Pour contrer cette forme d’invasion, il faut aller au-delà de la production de droit et de règles alternatives : il faut aussi que les entreprises détenues par les usagers, coopératives, mutuelles et associations transforment les sociétés de capitaux en entreprises d’économie sociale. Pour ce faire, l’alliance entre salariés et usagers est indispensable, car elle seule permet d’établir un contre-pouvoir au capital et à l’économie de rente. Mais l’effort à produire est énorme, non seulement en termes économiques, mais aussi et sans doute surtout en termes idéologiques. Il faut saisir l’économie sociale et solidaire comme un ensemble d’expériences humaines et économiques non superposables, suivant une très grande amplitude. Il faut admettre les errements, les analyser avant de les juger, construire de nouvelles normes. Il faut faire coexister la plus grande diversité dans un même ensemble de penser et d’agir, celle précisément de groupes de personnes dont les conditions de formation psychologiques, culturelles, sociales, économiques, historiques et géographiques sont les plus diverses. L’économie sociale et solidaire est, inévitablement, à l’image de cette multiplicité, infiniment variée.
C’est à ce prix qu’elle peut prétendre constituer une alternative. A défaut, elle peut garder des niches et prévenir les agressions. Ce qui n’est absolument pas méprisable. C’est simplement une grande désillusion.

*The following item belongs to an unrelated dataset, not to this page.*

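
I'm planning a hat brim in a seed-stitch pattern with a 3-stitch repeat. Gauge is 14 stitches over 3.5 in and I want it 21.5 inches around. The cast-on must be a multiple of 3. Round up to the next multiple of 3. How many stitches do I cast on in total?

Cast on 87 stitches.

14 / 3.5 = 4 sts per inch.
21.5 × 4 = 86.00 sts.
Next multiple of 3: 87.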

Mais il n’y a pas de raison qu’elle échoue : s’accorder sur un projet d’économie sociale avec la société civile, les petites et moyennes entreprises, les collectivités publiques et les salariés, c’est s’appuyer sur la société pour transformer l’économie.

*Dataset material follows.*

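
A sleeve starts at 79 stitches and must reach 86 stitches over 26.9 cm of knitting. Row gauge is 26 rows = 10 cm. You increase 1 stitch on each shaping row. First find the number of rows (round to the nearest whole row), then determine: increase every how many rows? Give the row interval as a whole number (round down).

Increase every 10th row.

Rows = 26.9 × 2.6 = 69.9 → 70 rows.
Stitches to add: 7 → 7 shaping rows (at 1 st each).
70 / 7 = 10.00 → every 10 rows.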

Si l’économie sociale et solidaire fait l’effort de développer ses statuts, de mieux connaître ses fonctionnements propres et de faire reconnaître ses modes d’évaluation (1), si elle établit des partenariats avec les autres économies du travail (2), si elle s’allie avec les organisations des salariés pour acquérir et transformer les sociétés de capitaux (3), alors elle est en capacité de transformer la crise du capitalisme en une mutation au bénéfice de toute la société.